[Mr. Right, 656 words, Genre: Experimental]
* Image courtesy of Dirk de Bruyn
Women have always been the dominant force in a relationship. That is to say, women have been the ones to define the meaning of a relationship and have defined their partners subject to their own fantasies. And men, being subject to their desire to breed have played into these fantasies in an effort to procreate. The best womanizers have always found themselves in a relationship by playing into the fantasies of women. It is a skill learnt, to learn about a woman’s ideal partner and play into the fantasy that she has, herself, constructed. Women’s desire or rather the desire of all human beings is a need to be dominated. Not because they want to be dominated in any physical sense. But because human beings are naturally lost and confused by the experience of life. They require guidance rather than a need to be dominated, guidance to assist them discover themselves. And the role portrayed as a guide is that of a strong figure who may be able to assist them in their life path. This is the same said if the man takes on the dominant role in defining a relationship. They too construct a figure of a power in an effort to assist guide them in their life path. The dominant role is that of defining the character of their partner and thus they construct a dominant figure in an effort to guide them.

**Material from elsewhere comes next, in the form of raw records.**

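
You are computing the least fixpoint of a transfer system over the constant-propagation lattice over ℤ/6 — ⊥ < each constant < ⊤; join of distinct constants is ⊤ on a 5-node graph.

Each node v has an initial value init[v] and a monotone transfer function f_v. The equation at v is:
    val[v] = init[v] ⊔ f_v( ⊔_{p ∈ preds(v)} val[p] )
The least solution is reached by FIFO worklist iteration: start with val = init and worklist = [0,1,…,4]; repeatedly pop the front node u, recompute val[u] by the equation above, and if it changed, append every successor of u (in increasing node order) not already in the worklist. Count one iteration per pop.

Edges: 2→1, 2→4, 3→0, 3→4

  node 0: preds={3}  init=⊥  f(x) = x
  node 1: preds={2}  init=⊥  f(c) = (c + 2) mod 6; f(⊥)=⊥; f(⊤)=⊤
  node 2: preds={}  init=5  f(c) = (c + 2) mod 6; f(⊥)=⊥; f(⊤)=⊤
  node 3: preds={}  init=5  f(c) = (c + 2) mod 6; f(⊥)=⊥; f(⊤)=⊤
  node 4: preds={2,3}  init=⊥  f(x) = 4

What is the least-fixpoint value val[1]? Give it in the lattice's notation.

Worklist (5 pops):
  #1 pop 0: in=5 → 5 (was ⊥); enqueue []
  #2 pop 1: in=5 → 1 (was ⊥); enqueue []
  #3 pop 2: in=⊥ → 5 (no change)
  #4 pop 3: in=⊥ → 5 (no change)
  #5 pop 4: in=5 → 4 (was ⊥); enqueue []

Fixpoint:
  val[0] = 5
  val[1] = 1
  val[2] = 5
  val[3] = 5
  val[4] = 4

1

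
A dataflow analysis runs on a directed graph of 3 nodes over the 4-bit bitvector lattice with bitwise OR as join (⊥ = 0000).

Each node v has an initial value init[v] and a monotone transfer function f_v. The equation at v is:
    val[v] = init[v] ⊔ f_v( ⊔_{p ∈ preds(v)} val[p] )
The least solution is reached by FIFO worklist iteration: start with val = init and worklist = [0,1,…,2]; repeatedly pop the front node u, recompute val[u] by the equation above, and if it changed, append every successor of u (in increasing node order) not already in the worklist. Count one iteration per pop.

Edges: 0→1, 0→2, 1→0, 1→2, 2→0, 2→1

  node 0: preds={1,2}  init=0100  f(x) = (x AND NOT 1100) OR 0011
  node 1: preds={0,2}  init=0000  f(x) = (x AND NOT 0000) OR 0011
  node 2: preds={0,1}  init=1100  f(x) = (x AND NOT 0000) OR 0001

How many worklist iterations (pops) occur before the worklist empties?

5

Worklist (5 pops):
  #1 pop 0: in=1100 → 0111 (was 0100); enqueue []
  #2 pop 1: in=1111 → 1111 (was 0000); enqueue [0]
  #3 pop 2: in=1111 → 1111 (was 1100); enqueue [1]
  #4 pop 0: in=1111 → 0111 (no change)
  #5 pop 1: in=1111 → 1111 (no change)

Fixpoint:
  val[0] = 0111
  val[1] = 1111
  val[2] = 1111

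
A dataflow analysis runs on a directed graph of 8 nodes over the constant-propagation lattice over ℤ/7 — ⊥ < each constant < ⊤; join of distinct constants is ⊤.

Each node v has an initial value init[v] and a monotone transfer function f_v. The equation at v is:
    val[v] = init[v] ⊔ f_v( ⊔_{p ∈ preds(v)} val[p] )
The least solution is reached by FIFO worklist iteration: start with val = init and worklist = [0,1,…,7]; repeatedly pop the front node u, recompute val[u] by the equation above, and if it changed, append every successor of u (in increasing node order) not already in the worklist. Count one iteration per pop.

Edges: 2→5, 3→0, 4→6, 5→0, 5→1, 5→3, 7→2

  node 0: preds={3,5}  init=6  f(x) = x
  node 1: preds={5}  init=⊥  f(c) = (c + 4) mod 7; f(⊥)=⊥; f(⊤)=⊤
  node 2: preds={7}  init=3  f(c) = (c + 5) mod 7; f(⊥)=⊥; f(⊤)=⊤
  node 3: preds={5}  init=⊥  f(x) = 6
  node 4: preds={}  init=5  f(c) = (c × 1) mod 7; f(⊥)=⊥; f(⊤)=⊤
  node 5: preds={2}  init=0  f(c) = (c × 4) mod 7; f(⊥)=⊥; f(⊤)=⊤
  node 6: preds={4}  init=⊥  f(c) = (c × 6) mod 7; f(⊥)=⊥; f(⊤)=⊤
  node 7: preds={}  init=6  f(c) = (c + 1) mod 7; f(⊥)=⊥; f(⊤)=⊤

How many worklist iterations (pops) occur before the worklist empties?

11

Worklist (11 pops):
  #1 pop 0: in=0 → ⊤ (was 6); enqueue []
  #2 pop 1: in=0 → 4 (was ⊥); enqueue []
  #3 pop 2: in=6 → ⊤ (was 3); enqueue []
  #4 pop 3: in=0 → 6 (was ⊥); enqueue [0]
  #5 pop 4: in=⊥ → 5 (no change)
  #6 pop 5: in=⊤ → ⊤ (was 0); enqueue [1,3]
  #7 pop 6: in=5 → 2 (was ⊥); enqueue []
  #8 pop 7: in=⊥ → 6 (no change)
  #9 pop 0: in=⊤ → ⊤ (no change)
  #10 pop 1: in=⊤ → ⊤ (was 4); enqueue []
  #11 pop 3: in=⊤ → 6 (no change)

Fixpoint:
  val[0] = ⊤
  val[1] = ⊤
  val[2] = ⊤
  val[3] = 6
  val[4] = 5
  val[5] = ⊤
  val[6] = 2
  val[7] = 6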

Truly, the dominant figure that either the male or female has constructed does not exist. It is just a role that the partner fulfils in order to achieve their sexual needs. Human beings are neither one person or the other, but they play into different roles in their different relations with other people. Nobody is good, nobody is bad, but they are all these things at the same time. The reason for many relationships failing or coming to an end is because the role prescribed upon the male or female becomes too difficult to continue playing into. This results in the end of not only sexual relationships, but friendships as well. Fantasies constructed in the minds of others do not necessarily prescribe the actual person or how that person wishes to be seen. They are roles filled for our own personal development, but as we age, we find some of these roles hinder our development. We take what we need from the fantasy figure of our construction and continue on with our own life path until we find that we, ourselves, have the power to stand alone. And once we have developed this ability we can then go on to find a partner that compliments us. Not as a fantasy figure of our own construction, but as another person just like us.
Contrary to popular belief, women have played the dominant role in defining relationships. Where many men have been left adrift to serve the desires of women. The reverse situation can also be seen, however, traditionally men have taken the lead in a transparent dominant role. Where women have traditionally refused to engage in a relationship with a male in this way as they see it as a sign of weakness and that is not what they traditionally desire.
The humour in this. Well, when women believe they have found Mr. Right, it’s usually just some guy playing into their fantasy of who Mr. Right is. And for a time they will be happy until either she catches on that he’s just another full of shit arsehole or he becomes abusive because of the stupid fantasy she’s forced him to play. And the men, the players, well they’ve been so busy pretending to be Mr. Right that they have no understanding of who they actually are. They haven’t taken the time to develop themselves in this way. And at the end of the day, when you remove the mask all you have is a screaming void of vacuous pain.